After this blessing pronounced on all those who would believe in Jesus without having to see him, John then dedicates the book for all those who might believe in Jesus, in John 20:30-31: "Many other signs therefore Jesus also performed in the presence of the disciples, which are not written in this book; but these have been written that you may believe that Jesus is the Christ, the Son of God; and that believing you may have life in His name."

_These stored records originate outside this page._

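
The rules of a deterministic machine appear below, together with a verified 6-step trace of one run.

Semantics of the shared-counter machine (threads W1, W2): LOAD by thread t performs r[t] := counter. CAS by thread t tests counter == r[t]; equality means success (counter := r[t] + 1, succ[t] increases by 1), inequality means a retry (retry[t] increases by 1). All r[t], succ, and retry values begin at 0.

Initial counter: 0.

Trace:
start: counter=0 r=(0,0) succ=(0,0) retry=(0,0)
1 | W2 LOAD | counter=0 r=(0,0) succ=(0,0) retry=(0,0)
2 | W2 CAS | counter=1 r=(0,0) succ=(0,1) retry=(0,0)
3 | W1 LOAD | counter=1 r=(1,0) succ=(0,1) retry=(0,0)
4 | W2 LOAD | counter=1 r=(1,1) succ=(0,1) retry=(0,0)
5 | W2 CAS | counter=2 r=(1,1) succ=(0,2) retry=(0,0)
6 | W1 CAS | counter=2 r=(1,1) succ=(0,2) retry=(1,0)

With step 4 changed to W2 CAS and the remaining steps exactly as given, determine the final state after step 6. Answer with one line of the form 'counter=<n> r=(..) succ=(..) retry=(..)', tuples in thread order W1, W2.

(re-executing from step 4 with the substitution; state before step 4: counter=1 r=(1,0) succ=(0,1) retry=(0,0))
4 | W2 CAS | counter=1 r=(1,0) succ=(0,1) retry=(0,1)
5 | W2 CAS | counter=1 r=(1,0) succ=(0,1) retry=(0,2)
6 | W1 CAS | counter=2 r=(1,0) succ=(1,1) retry=(0,2)

counter=2 r=(1,0) succ=(1,1) retry=(0,2)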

The fact that the book goes on to show the reconciliation of Jesus and Peter during the breakfast by the seashore shows the transition of the life from Jesus to the church founded on Peter the rock. This last chapter is the final statement about the life: it goes ever, ever on, passing from Jesus to Peter and the rest of the disciples, to the first century church through the process of apostolic discipleship, and down from one generation to the next through the ages. And in this life, it passed to my old friend Charlie, and down to me. And today from me to you. It is my deepest prayer for my children that this life will pass from me and my wife to them, that they may have life and have it more abundantly. In my prayers over the past year and for the rest of their lives, my prayers for my children will focus on them individually entering into the adventure of the life, the life of Jesus Christ through the Spirit. That is my prayer for everyone who hears this. Amen and amen.